Je trouvais ces heures inépuisablement riches : un péché innocent dans un état immuable ; la mauvaise bière, les geste effrontés des gaillards, les fausses notes. J’entendais la flûte de Pan, le son sourd des cloches, le chant d’un rossignol ou le sifflement surprenant d’une lointaine sirène à vapeur — et les chuchotements de couples courant à l’extérieur parce qu’ils ne pouvaient plus se retenir. La tombe les engloutira ; mais ces heures ont existé, elles ont été le théâtre de ces aventures. Les prédicateurs ne peuvent pas comprendre combien ces heures sont délectables parce qu’elles sont brèves, si improbables, éparpillées comme une musique perdue. Ces hommes austères ne savent pas que seul l’éphémère perdure. Que l’immortalité n’a jamais existé, n’existera jamais. 
Holger m’aida donc, sans le savoir, à écrire une nouvelle sonate, donna sans donner, et je pris sans prendre. » 

Les Cahiers de Gustav Anias Horn, tome I, p. 747-748

vendredi 25 juillet 2014

Résonances réciproques




« J'ai au fond de mon âme un monde ; mais c'est comme s'il était en ruines et démoli, parce qu'il est tombé de haut. » 

H. H. Jahnn, Ugrino et Ingrabanie (1917), incipit


« Ce qui est remarquable et important dans ces récits, c’est que Jahnn n’éprouve pas le moindre besoin d’une distance critique face à son enfance.
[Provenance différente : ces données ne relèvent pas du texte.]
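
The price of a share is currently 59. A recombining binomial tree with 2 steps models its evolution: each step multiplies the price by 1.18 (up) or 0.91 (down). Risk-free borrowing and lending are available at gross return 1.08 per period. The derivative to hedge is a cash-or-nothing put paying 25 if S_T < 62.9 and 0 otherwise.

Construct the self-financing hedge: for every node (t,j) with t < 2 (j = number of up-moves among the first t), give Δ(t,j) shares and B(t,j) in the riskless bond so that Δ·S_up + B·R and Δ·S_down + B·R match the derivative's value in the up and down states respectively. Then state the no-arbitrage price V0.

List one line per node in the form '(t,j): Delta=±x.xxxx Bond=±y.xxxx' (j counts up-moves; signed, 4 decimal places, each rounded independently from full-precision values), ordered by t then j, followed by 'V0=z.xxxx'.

The replicating-portfolio and risk-neutral prices coincide; use p* = (1.08−0.91)/(1.18−0.91) = 0.6296 for the latter.
Terminal payoffs: V(2,0)=25.0000, V(2,1)=0.0000, V(2,2)=0.0000
(1,0): S=53.6900. Δ = (V_up−V_dn)/(S_up−S_dn) = (0.0000−25.0000)/(63.3542−48.8579) = -1.7246. V = [p*·0.0000 + (1−p*)·25.0000]/1.08 = 8.5734. B = V − Δ·S = 101.1660.
(1,1): S=69.6200. Δ = (V_up−V_dn)/(S_up−S_dn) = (0.0000−0.0000)/(82.1516−63.3542) = 0.0000. V = [p*·0.0000 + (1−p*)·0.0000]/1.08 = 0.0000. B = V − Δ·S = 0.0000.
(0,0): S=59.0000. Δ = (V_up−V_dn)/(S_up−S_dn) = (0.0000−8.5734)/(69.6200−53.6900) = -0.5382. V = [p*·0.0000 + (1−p*)·8.5734]/1.08 = 2.9401. B = V − Δ·S = 34.6934.
Check: Δ(0,0)·S0 + B(0,0) = 2.9401 = V0.

(0,0): Delta=-0.5382 Bond=34.6934
(1,0): Delta=-1.7246 Bond=101.1660
(1,1): Delta=0.0000 Bond=0.0000
V0=2.9401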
Malgré son rire moqueur, il prend toute sa jeunesse terriblement au sérieux, avec un sérieux que je n’ai rencontré chez personne d’autre. Il ne songe pas à relever des contradictions ou des rapports psychologiques, par exemple la relation entre son besoin religieux, fanatique, de vérité, après une période de mensonges effrénés, etc. Cela provient sans doute du fait que toutes ces phases sont encore vivaces en lui (il suffit d’entendre comme elles l’animent quand il les raconte). Ce qu’il y a de proprement génial chez un homme, ce n’est pas qu’il ait été génial dans sa jeunesse ou qu’il ait traversé les phases de son développement avec une grande intensité (cela est probablement le cas pour chacun, jusqu’à un certain point), mais que ces phases soient restées actuelles et subsistent, imbriquées les unes dans les autres, créant des résonances réciproques. L’adulte ordinaire les a refoulées, l’adulte génial les porte en lui, les approuve, et il devient créateur parce qu’elles continuent de résonner. L’enfance la plus géniale n’est pas celle qu’aurait vécu un être surdoué, mais celle qui reste un élément vivant, sonore, chez l’adulte, devenant ainsi l’enfance d’un homme génial. Cela vaut pour Jahnn, dans une mesure bouleversante. Il n’a rien oublié de son passé, tout est encore là, disponible — pour des fins supérieures, qui résultent justement de cette continuité. » 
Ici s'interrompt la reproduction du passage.